India: Child Marriage is One of The Biggest Injustices – Patil
Terming child marriage as one of the biggest injustices in society, President Pratibha Patil on Saturday asked the state governments to implement welfare schemes which provide incentive to educate girl child.
“Child marriage is one of the biggest injustices committed against a minor and adversely affects a girl child turning her into a baby-producing machine,” Patil said here after launching the ‘Mukhya Mantri Kanya Vivah Yojana’.
Under the scheme, families with an annual income of Rs 60,000 would be given an assistance of Rs 5,000 by the Bihar government for their daughters’ marriage.
Advocating the need for effective steps to check domestic violence and discrimination against women, she said an appropriate social and legal environment should be in place and all sections of society should work in tandem towards that objective.
“Our full potential as a nation will only be realised when women, who constitute about half of our population, fully realise their potential.
“As long as that does not happen, half the talent, half the progress, half the development, would be lost as for a chariot to move forward both its wheels – men and women – would have to be equally strong,” she said.
“Women should be supported to set up their own business with the backing of self-help groups with easy availability of credit facilities.

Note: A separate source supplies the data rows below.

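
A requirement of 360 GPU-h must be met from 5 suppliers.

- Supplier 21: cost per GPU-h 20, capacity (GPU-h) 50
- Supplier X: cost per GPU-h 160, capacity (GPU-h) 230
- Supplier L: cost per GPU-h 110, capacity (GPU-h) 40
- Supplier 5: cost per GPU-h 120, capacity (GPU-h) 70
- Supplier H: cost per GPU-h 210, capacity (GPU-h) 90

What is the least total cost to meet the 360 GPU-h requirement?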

These steps will help women achieve economic independence and contribute to their empowerment,” she stressed.
Patil said the pillars of women empowerment essentially consisted of literacy, education, better health facilities and nutrition of the mother and child, political representation and financial security.
The financial security included opportunities for self-employment options, to become self-reliant, she said.
“It is often being seen that women are given jobs with lesser wages and that they are not given the same opportunity as men for advancement,” she rued.
The President was all praise for Chief Minister Nitish Kumar for the ‘Mukhya Mantri Kanya Vivah Yojana’ scheme and said this would not only provide economic support for marriages of girls belonging to the poor families, but also act as a catalyst against social evils like child marriage and dowry.
It would, she said, boost the national efforts as financial assistance would be given to the beneficiaries of the scheme only when the marriage was registered.
Patil recounted that in ancient India, women philosophers like Gargi and Maitreyi were given as much respect as men and participated in discourses equally with men.
Referring to freedom movement, she said women not only plunged whole-heartedly into the freedom struggle at the call of Mahatma Gandhi when education among them was not more than 2 percent, they had also played a fruitful role in the constituent assembly and drafting of the constitution. Patil concluded her speech with a stanza from a poem stressing the yearning among women for equal opportunities.
The stanza said ‘remove obstacles from my path, remove all doubts in your mind. Understand our power to change the world, allow me to walk in step with you.”